La France est officiellement championne du monde jusqu’en décembre prochain et la Coupe du monde au Qatar mais un nouveau champion intercontinental pourra lui contester ce titre mercredi soir à Wembley. L’Italie, vainqueur de l’Euro, affronte l’Argentine, tenante de la Copa América, pour le compte de la Coupe des champions Conmebol-UEFA.

Cette «Finalissima», surnom officiel, se calque sur le modèle de l’ancien Trophée Artemio-Franchi, qui n’a connu que deux éditions, alors que le football business en était encore à ses balbutiements. En 1985, la France de Michel Platini avait battu l’Uruguay d’Enzo Francescoli (2-0) au Parc des Princes; en 1993, l’Argentine de Diego Maradona et Gabriel Batistuta était venue à bout du Danemark de Brian Laudrup et Peter Schmeichel à l’issue d’une séance de tirs au but (1-1, 5-4 t.à.b.), dans la station balnéaire de Mar del Plata.

Le Trophée Artemio-Franchi a ensuite disparu, pleuré par personne. En 1989 (Brésil bat Pays-Bas), 1998 (Allemagne bat Brésil) et 2013 (Espagne bat Uruguay), des rencontres ont opposé les champions en titre de deux continents dominants mais sans caractère officiel.

La Coupe des Confédérations enterrée

La Coupe des champions Conmebol-UEFA aura la valeur que joueurs et spectateurs lui verront mais c’est un trophée officiel, qui marque «l’aboutissement du partenariat de longue date qui existe entre l’UEFA et la Conmebol [la confédération sud-américaine], et servira de catalyseur pour le développement mondial du football – unissant les pays, les continents et les cultures», emphatise l’UEFA. Les deux confédérations ont signé pour trois éditions d’ici à 2028.

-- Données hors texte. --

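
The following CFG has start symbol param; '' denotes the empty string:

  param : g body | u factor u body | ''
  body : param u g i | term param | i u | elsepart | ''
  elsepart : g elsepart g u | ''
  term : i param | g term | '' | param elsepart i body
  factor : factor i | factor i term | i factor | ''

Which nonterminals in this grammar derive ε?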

Cette initiative semble enterrer définitivement la Coupe des Confédérations, organisée par la FIFA entre 1997 et 2017. Il y eut huit éditions réunissant les champions des six fédérations internationales, le pays organisateur et le champion du monde. La FIFA avait repris en main la Coupe du roi Fahd, organisée en Arabie saoudite en 1992 et 1995, et offrait l’occasion au pays hôte de la Coupe du monde d’une répétition générale à un an de l’évènement.

Le succès sans lendemain du Mundialito

Aucun de ces formats n’a eu l’impact du Mundialito (le petit Mondial), organisé entre le 30 décembre 1980 et le 10 janvier 1981 en Uruguay. Alors que l’Uruguay est dirigée par une junte militaire et cherche à redorer son image, à l’instar de l’Argentine organisatrice du Mundial deux ans et demi plus tôt, la FIFA décide d’y organiser un tournoi réunissant les six pays champions du monde (Uruguay, Italie, Brésil, Angleterre, RFA et Argentine), afin de célébrer le cinquantenaire de la première Coupe du monde qui s’était déroulée à Montevideo en 1930.

Seule l’Angleterre est manquante, son championnat ne connaissant pas de trêve hivernale, et remplacée par les Pays-Bas, finalistes malheureux des deux dernières éditions. Dans un remake de la Coupe du monde 1950, l’Uruguay triomphe du Brésil 2-1 en finale. Le pays hôte se proclame «champion des champions» du monde, mais la FIFA décidera rétrospectivement de déclasser ce Mundialito – également connu sous le nom de Copa de Oro de campeones mundiales (Coupe d’or des champions du monde) – en tournoi amical, sans véritable justification.

A relire: La Coupe du monde des clubs, une valse à trois temps

La FIFA reporte aujourd’hui ses ambitions sur les clubs. Elle organise depuis 2005 un Mondial des clubs sur le modèle de la Coupe des confédérations, après un essai au Brésil en 2000. Le tournoi a remplacé l’ancienne Coupe intercontinentale créée en 1960, qui voyait s’affronter le champion d’Europe et d’Amérique du Sud. Il met aux prises les vainqueurs des Ligues des champions ou équivalent de chacune de ses six confédérations.

La compétition doit être prochainement élargie à 24 participants. La première édition devait se tenir il y a un an, mais elle a été reportée pour cause de crise sanitaire. Elle devrait se tenir en Chine, vraisemblablement en 2023, et réunir des équipes des six continents, afin de toucher des fans du monde entier et ainsi continuer d’exploiter de nouveaux territoires.